I'm From Driftwood by Nathan Manske (REVIEW)

The worst part about having your e-reader die is losing access to your carefully managed queue of review titles. While I'm (barely) managing to muddle through with a cheap tablet, trying to reconstruct that queue from titles scattered across email, my laptop, my PC, and my cloud drive has proven to be a challenge. As a result, I am woefully behind with some titles . . . but persevering. :)

With I'm From Driftwood, Nathan Manske collects 50-plus Lesbian, Gay, Bisexual, Transgender & Queer Stories From All Over The World. It's an admirable effort, with some really interesting stories to enjoy, but I have to be honest in that I found it rather heavily weighed on the 'gay' side, with few 'transgender' stories, and even fewer 'bisexual' stories, and somewhat uneven in terms of quality.

I know, life stories are just that - life stories, and not literature - and Manske is limited by those stories the community care to share. In terms of demographics, he may very well represent an accurate cross-section here, but I simply would have liked to see more balance. That's probably a personal complaint, coming as it does from one of the under-represented demographics, but it's a complaint all the same.

Some of the stories here were quite fascinating, containing moments of humour, sorrow, and anger. If there's a common them to them, it's this - while words and actions do indeed have power, even a quiet form of acceptance can be stronger than the most vocal rejection. There were a few stories in which I could see myself, moments and confrontations I too have shared, but for the most part I felt like a sympathetic ally, standing outside the story.

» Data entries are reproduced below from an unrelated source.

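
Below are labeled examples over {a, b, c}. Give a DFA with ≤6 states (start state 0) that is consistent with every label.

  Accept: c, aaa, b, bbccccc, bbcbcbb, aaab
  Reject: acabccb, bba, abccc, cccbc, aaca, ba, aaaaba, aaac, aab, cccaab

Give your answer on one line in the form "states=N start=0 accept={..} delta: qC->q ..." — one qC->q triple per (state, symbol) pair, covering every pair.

states=6 start=0 accept={0,2,4} delta: 0a->1 0b->0 0c->2 1a->2 1b->0 1c->0 2a->4 2b->1 2c->3 3a->1 3b->1 3c->5 4a->0 4b->0 4c->1 5a->1 5b->2 5c->0

State merging on the prefix tree: take the shortest (then alphabetical) example prefix whose next move is undefined and point that move at state 0, else 1, else 2, ...; a target is out if some Accept/Reject pair would then sit in one state with the same input left (inseparable). If every existing state is out, open a new one.
a: 0a undefined. 0a->0: no, c/aaac meet in 0 with "c" left. Open state 1: 0a->1.
b: 0b undefined. 0b->0: ok.
c: 0c undefined. 0c->0: no, c/cccbc meet in 0. 0c->1: no, c/bba meet in 1. Open state 2: 0c->2.
aa: 1a undefined. 1a->0: no, aaa/bba meet in 1. 1a->1: no, aaa/bba meet in 1. 1a->2: ok.
ab: 1b undefined. 1b->0: ok.
ac: 1c undefined. 1c->0: ok.
cc: 2c undefined. 2c->0: no, c/abccc meet in 2. 2c->1: no, c/cccbc meet in 2. 2c->2: no, c/abccc meet in 2. Open state 3: 2c->3.
aaa: 2a undefined. 2a->0: no, c/aaac meet in 2. 2a->1: no, aaa/bba meet in 1. 2a->2: no, aaab/aab meet in 2 with "b" left. 2a->3: no, aaab/acabccb meet in 3 with "b" left. Open state 4: 2a->4.
aab: 2b undefined. 2b->0: no, b/aab meet in 0. 2b->1: ok.
ccc: 3c undefined. 3c->0: no, c/cccbc meet in 2. 3c->1: no, c/cccbc meet in 2. 3c->2: no, c/abccc meet in 2. 3c->3: no, bbccccc/abccc meet in 3. 3c->4: no, aaa/abccc meet in 4. Open state 5: 3c->5.
aaaa: 4a undefined. 4a->0: ok.
aaab: 4b undefined. 4b->0: ok.
aaac: 4c undefined. 4c->0: no, b/aaac meet in 0. 4c->1: ok.
aaca: 3a undefined. 3a->0: no, b/aaca meet in 0. 3a->1: ok.
ccca: 5a undefined. 5a->0: no, b/cccaab meet in 0. 5a->1: ok.
cccb: 5b undefined. 5b->0: no, c/cccbc meet in 2. 5b->1: no, b/cccbc meet in 0. 5b->2: ok.
bbcccc: 5c undefined. 5c->0: ok.
acabccb: 3b undefined. 3b->0: no, b/acabccb meet in 0. 3b->1: ok.
All examples now run through 6 states with every (state, symbol) defined. Accept strings end in {0,2,4}, Reject strings end in {1,3,5}; accept={0,2,4}.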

I don't mean for this to sound like a negative review, because this is an important collection, and I think it's wonderful that so many people have shared their stories with the i'm from driftwood project. It does reflect the individuality within our shared circumstances, and there's an authenticity to the words that you wouldn't otherwise find in a memoir that lifts, borrows, and edits the tale to fit a larger theme.